Skies were mostly cloudy this morining, with increasing sun in the middle of the day. Winds were light to moderate out of the northeast, and temperatures were warm enough to be starting to soften surface crusts by noon or earlier.
We were up at the pass this morning taking down the beacon checker signs for the season (fear not, they will be back next season). We managed to squeeze in a quick tour up Cornbiscuit ridge early in the afternoon. We dug a pit on a northerly aspect at around 2000′ and found most to wet snow in the upper foot or so of the snowpack and dry to moist snow below that. There were crusts on every aspect, which were supportable above about 1500′. Ski quality was variable, and we were headed down before things really softened up into proper corn skiing. The supportable crusts on northerly aspects were the big surprise for the day.
We finished the day with a drive through Portage to get eyes on conditions out there. The lake is looking awfully wet, and we saw multiple fresh piles of debris from smaller avalanches above the Trail of Blue Ice.
Skies were mostly cloudy this morining, with increasing sun in the middle of the day. Winds were light to moderate out of the northeast, and temperatures were warm enough to be starting to soften surface crusts by noon or earlier.
Surface crusts were weak and unsupportable up to 1500' elevation.
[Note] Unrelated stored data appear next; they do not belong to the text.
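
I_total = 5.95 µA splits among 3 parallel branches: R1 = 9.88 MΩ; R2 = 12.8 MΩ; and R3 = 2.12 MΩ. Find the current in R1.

ΣG = 1/9.88 + 1/12.8 + 1/2.12 = 0.6510.
By the current-divider rule, I = I_total · G_k/ΣG = 5.95 × 0.1555 = 0.9250 µA.

I ≈ 0.925 µA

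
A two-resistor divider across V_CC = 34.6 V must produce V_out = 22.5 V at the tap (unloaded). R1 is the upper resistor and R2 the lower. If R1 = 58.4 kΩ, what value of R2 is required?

R2 ≈ 109 kΩ

V_out/V_CC = R2/(R1+R2) = 0.6503.
R2 = R1 · 0.6503/(1 − 0.6503) = 108.6 kΩ.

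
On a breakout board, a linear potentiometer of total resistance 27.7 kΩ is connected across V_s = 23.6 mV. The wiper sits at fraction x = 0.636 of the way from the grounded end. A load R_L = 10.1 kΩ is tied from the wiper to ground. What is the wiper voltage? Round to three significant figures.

Split the track: R_lower = x·R_p = 17.62 kΩ, R_upper = (1−x)·R_p = 10.08 kΩ.
R_L loads the lower segment: effective lower R = 6.420 kΩ.
Then V_out = V_s · 6.420/(10.08 + 6.420) = 9.181 mV.

V_out ≈ 9.18 mV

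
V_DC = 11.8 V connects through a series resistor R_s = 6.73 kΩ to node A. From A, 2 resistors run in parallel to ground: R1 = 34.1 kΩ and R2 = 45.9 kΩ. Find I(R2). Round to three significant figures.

I ≈ 0.191 mA

Parallel bank: R_p = 1/(1/34.1 + 1/45.9) = 19.56 kΩ.
V_A by voltage divider: V_A = 11.8 × 19.56/(6.73 + 19.56) = 8.780 V.
I(R2) = V_A / R2 = 8.780/45.9 = 0.1913 mA.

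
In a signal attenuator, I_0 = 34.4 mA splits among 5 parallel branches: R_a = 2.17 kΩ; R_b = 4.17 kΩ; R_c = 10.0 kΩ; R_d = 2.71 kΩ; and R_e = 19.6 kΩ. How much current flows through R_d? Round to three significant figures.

I ≈ 10.4 mA

Conductances: ΣG = 1/2.17 + 1/4.17 + 1/10.0 + 1/2.71 + 1/19.6 = 1.221 (1/kΩ).
R_d takes the fraction G_k/ΣG = 0.3690/1.221 = 0.3023, so I = 34.4 × 0.3023 = 10.40 mA.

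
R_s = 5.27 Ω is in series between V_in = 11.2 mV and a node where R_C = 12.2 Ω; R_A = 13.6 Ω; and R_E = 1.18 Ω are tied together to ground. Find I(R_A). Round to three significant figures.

Equivalent of the parallel group: R_p = 0.9971 Ω.
Node voltage V_A = V_in · R_p/(R_s + R_p) = 11.2 × 0.1591 = 1.782 mV.
Branch current I = V_A/R_A = 1.782/13.6 = 0.1310 mA.

I ≈ 0.131 mA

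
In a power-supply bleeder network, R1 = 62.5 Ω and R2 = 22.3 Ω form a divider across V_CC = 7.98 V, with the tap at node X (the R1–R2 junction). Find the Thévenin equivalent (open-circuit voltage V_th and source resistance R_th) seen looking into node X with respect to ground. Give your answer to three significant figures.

V_th ≈ 2.10 V, R_th ≈ 16.4 Ω

Open-circuit (no load on X): V_th = V_CC · R2/(R1 + R2) = 7.98 × 22.3/(62.50 + 22.3) = 2.099 V.
With V_CC suppressed (replaced by a short), R_th = R1 ‖ R2 = (62.50 × 22.3)/(62.50 + 22.3) = 16.44 Ω.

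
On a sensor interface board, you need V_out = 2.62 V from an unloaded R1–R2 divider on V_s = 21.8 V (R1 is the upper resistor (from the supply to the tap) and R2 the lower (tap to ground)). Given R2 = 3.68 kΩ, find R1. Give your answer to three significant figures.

Required fraction k = V_out/V_s = 0.1202.
Rearranging, R1 = R2·(1−k)/k = 3.68 × 7.321 = 26.94 kΩ.

R1 ≈ 26.9 kΩ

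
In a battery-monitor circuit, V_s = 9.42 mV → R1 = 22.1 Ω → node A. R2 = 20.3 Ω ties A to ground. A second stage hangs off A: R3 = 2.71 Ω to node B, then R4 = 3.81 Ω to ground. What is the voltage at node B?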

Above 1500', we found supportable crusts on all aspects, with a dusting of new snow on northerlies that hadn't gone through a melt cycle yet. The wind had blown that new snow around enought that it was still firm.
We dug one pit at 2000' on a north aspect and could not get a layer to fail with an extended column test, stout bonust taps, or prying with a shovel. We noticed wetter snow in the upper foot or so of our snowpit than we had seen in previous pits over the past week, and the deeper snow was starting to go from dry to moist. The transition to a spring/summer snowpack is slowly taking place, but it is sloooowwww.